In terms of taking visibility into account, it seems clear that a distinction must be made between indoor and outdoor scenes. For outdoor scenes, “standard” visibility classification should be used. On the other hand for indoor scenes, skylight will enter through windows or doors, thus greatly restricting the part of the hemisphere which influences the scene directly. Even though a standard approach would eventually work, it would be much more efficient to preprocess the scene in the spirit of “portal” approaches, such as those developed by Teller and Hanrahan at SIGGRAPH 93. In such an approach, the windows and doors which communicate with the skydome would be identified and some visibility-graph type pre-computation performed.
A simple first order approximation to this approach is to identify the windows in an indoor scene. This would require some level of user intervention (i.e., the user must specify that the scene is indoors and specify the windows), but the result would be a great acceleration in speed. A non-hierarchical solution which is very similar to this has been implemented in the LADS radiosity module. If an appropriate interface can be constructed to access the portal determination capability, a more sophisticated interface can be envisaged.
Using the refinement graph approach developed in work package 3.2 we see that the treatment of the indoors/outdoors distinction will simply require the creation of two separate refinement graphs resulting in a comprehensive and easy to comprehend algorithm.

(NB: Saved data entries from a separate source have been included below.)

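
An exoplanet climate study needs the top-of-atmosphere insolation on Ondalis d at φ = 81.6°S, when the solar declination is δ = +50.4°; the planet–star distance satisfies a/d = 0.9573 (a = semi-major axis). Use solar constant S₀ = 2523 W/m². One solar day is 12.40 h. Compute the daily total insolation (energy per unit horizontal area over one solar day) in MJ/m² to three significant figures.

0.00 MJ/m²

cos H₀ = −tan(-81.6°) tan(+50.400°) = 8.1859 ≥ 1 ⇒ polar night, H₀ = 0 and Q̄ = 0.
Inverse-square distance factor (a/d)² = 0.9573² = 0.916423.
Daily total = Q̄ × 12.40 h × 3600 s/h = 0.00 MJ/m².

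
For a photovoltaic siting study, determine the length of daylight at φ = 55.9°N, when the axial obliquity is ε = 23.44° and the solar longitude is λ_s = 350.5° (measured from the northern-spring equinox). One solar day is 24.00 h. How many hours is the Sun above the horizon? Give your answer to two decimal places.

Solar declination: sin δ = sin ε · sin λ_s = sin 23.44° × sin 350.5° = -0.06565, so δ = -3.764°.
cos H₀ = −tan φ · tan δ = −tan(+55.9°) × tan(-3.764°) = 0.0972, so H₀ = 1.4735 rad = 84.42°.
Daylight = 2H₀/(2π) × 24.00 h = (1.4735/π) × 24.00 = 11.26 h.

11.26 h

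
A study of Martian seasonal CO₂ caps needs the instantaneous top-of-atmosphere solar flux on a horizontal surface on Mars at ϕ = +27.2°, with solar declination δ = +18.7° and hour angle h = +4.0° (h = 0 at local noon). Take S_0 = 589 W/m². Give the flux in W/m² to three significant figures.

581 W/m²

cos θ_z = sin ϕ sin δ + cos ϕ cos δ cos h = 0.146552 + 0.840412 = 0.986964.
Flux = S_0 · cos θ_z = 589 × 0.986964 = 581.3 W/m².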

In contrast to the sky hemisphere, the sun is a special kind of light source, which notably can be simulated with acceptable accuracy as a “parallel” light source. We discuss here some consequences of this representation, and discuss issues relating to refinement and shadows.
Since the sun is a parallel light source, its effect of the scene is easy to simulate since its resulting irradiance is constant everywhere. The only issue is the determination of occlusion, which can be thought of as the creation of a shadow map, indicating the regions of the scene which are in shadow. This calculation can be performed efficiently in several ways, including hardware-assisted approaches using parallel (orthographic) projections.
Once the shadow map has been generated it is up to the refinement strategy to use this information to generate the appropriate mesh, by refining across the boundaries of the shadows. Strategies of this sort can be very effective, as has been shown in a different context [Merz97].
In the context of our new refinement approach, an appropriate visibility tool will be created and a specialised sun graph will be constructed.
The shadows produced by such an approach however will be sharp rather than soft (blurred). For outdoor environments or large scales in general this may be sufficient. However, for indoors scenes other treatments may be required (see next section).
The position of the sun is defined as a function of time, longitude and latitude. For some applications, such as the calculation of energy transfer for plant growth, it is useful to specify a trajectory of the sun, permitting the calculation of an average solution over this trajectory.
For small scales and for example for indoor scenes, we will need some blurriness in the shadows produced by direct sunlight. Nonetheless, very high fidelity soft shadows will not necessarily be required for these applications. In particular, simple variants on shadow maps, such as the soft shadow computed by Reeves et al. [Reev87], or Keating and Max [Keat99] could be sufficient. Another possibility could be convolutions maps [SS98a].
Once the appropriate map has been constructed, a new refinement strategy can be defined or the actual shadow maps used in the spirit of Soler and Sillion [SS98b].